Na avaliação da Smart Union, o custo por empregado subiu 12% quando entrou em vigor a nova Lei de Contrato de Trabalho, em janeiro.

Estatísticas oficiais indicam que 3.631 exportadores de brinquedos do sul da China fecharam suas portas no primeiro semestre, o equivalente a 52,7% do total. A grande maioria era de pequenas e médias empresas, com volume de vendas ao exterior inferior a US$ 100 mil ao ano.

No início de outubro, o governo de Dongguan criou um fundo de 1 bilhão de yuans (US$ 147 milhões) para socorrer as pequenas e médias empresas em dificuldades.

As autoridades de Pequim abandonaram em julho a política de valorização do yuan, enquanto os juros começaram a cair em setembro, com o agravamento da crise internacional.

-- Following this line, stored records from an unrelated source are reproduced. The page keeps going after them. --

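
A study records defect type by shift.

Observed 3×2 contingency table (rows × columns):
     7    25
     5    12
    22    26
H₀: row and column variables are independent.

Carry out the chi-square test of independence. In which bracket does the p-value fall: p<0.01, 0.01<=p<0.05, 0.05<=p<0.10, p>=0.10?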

O sul da China é a principal base de produção de bens de exportações intensivos em mão-de-obra, como brinquedos, calçados e têxteis. Também é o local da Feira de Cantão, o principal evento de exportações do país, que teve início nesta semana com uma brutal queda de visitantes.

O vice-ministro da Comissão Nacional de Reforma e Desenvolvimento, Du Ying, afirmou na quinta-feira que o governo deverá anunciar em breve uma série de medidas para amenizar o impacto da crise mundial e estimular a atividade econômica.

De acordo com Du, o pacote deverá incluir o aumento do crédito para o setor imobiliário e o fim das restrições para compra de um segundo imóvel.
Agência stado

Rizzolo: Em mais de uma ocasião, este Blog chegou a comentar a possibilidade de uma eventual ” bolha chinesa”; e a plausibilidade desta hipótese agora é robusta. Todos sabem que os ” derivativos tóxicos” estão espalhados pelo mundo, e que a China por sua economia estar muito atrelada a dos EUA e dos países desenvolvidos, enfrentará uma diminuição de suas exportações.

O excedente desta produção deverá ser direcionada para o mercado interno chinês, que é altamente poupador, e que não tem a característica de consumo, muito embora a economia chinesa seja mais planificada em função do regime. A recessão diminuirá o consumo interno, que por sua vez derrubará os preços das commodities ainda mais. Isso afetará principalmente os emergentes que em razão da demanda asiática, conseguiram os superávits na balança comercial, dentre eles o Brasil. Quando observamos uma eventual ” bolha chinesa”, fica evidenciado o caráter endógeno de geração de crises do capitalismo, até nas economias mais planificadas do planeta.